The Supreme Court order is a loss for Texas. The state argued that its law, HB 20, which prohibits large social media firms from blocking, banning or demoting posts or accounts, does not violate the First Amendment.
Opponents of HB 20, including the tech industry, argued that the legislation infringes on the constitutional rights of tech platforms to make editorial decisions and to be free from government-compelled speech.
The state argued that HB 20 does not violate the First Amendment because the law seeks to regulate tech platforms’ conduct toward their users, not the companies’ speech, and that it seeks to designate them as “common carriers” akin to railroads and phone companies.
The wider case is viewed as a bellwether for the social media industry and could determine whether tech platforms have to scale back their content moderation in more than just Texas, and to allow a broad range of material that their terms currently prohibit.
In a separate dispute, a different federal appeals court kept on hold most of a similar law out of Florida, creating a circuit split on the issue. Often, the Supreme Court is more likely to wade into a dispute if lower courts are in direct conflict.
The Texas law is being challenged by advocacy groups representing the tech industry.
In court papers, the groups called the law “an unprecedented assault on the editorial discretion of private websites.” They warn it “would compel platforms to disseminate all sorts of objectionable viewpoints—such as Russia’s propaganda claiming that its invasion of Ukraine is justified, ISIS propaganda claiming that extremism is war- ranted, neo-Nazi or KKK screeds denying or supporting the Holocaust, and encouraging children to engage in risky or unhealthy behavior like eating disorders.”

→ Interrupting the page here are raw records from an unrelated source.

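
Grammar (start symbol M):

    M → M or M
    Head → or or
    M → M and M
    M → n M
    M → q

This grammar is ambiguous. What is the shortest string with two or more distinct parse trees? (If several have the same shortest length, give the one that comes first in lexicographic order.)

n q and q

length 1: no string has ≥2 trees
length 2: no string has ≥2 trees
length 3: no string has ≥2 trees
length 4: n q and q has 2 parse trees

Two derivations of n q and q:
  M ⇒ M and M ⇒ n M and M ⇒ n q and M ⇒ n q and q
  M ⇒ n M ⇒ n M and M ⇒ n q and M ⇒ n q and q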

In response, Texas Attorney General Ken Paxton had argued that HB 20 does not infringe on tech platforms’ speech rights.
The legal battle attracted “friend of the court” briefs from interested parties including groups such as the Anti-Defamation League and the NAACP who had urged the Court to block the law, arguing it will “transform social media platforms into online repositories of vile, graphic, harmful, hateful, and fraudulent content, of no utility to the individuals who currently engage in those communities.”
A group of states led by Florida also submitted a Court filing defending Texas’s law. The friend-of-the-court brief, which was authored by a dozen states including Alabama, Arizona, Kentucky and South Carolina, among others, reflects how the legal battle over HB 20 has nationwide ramifications.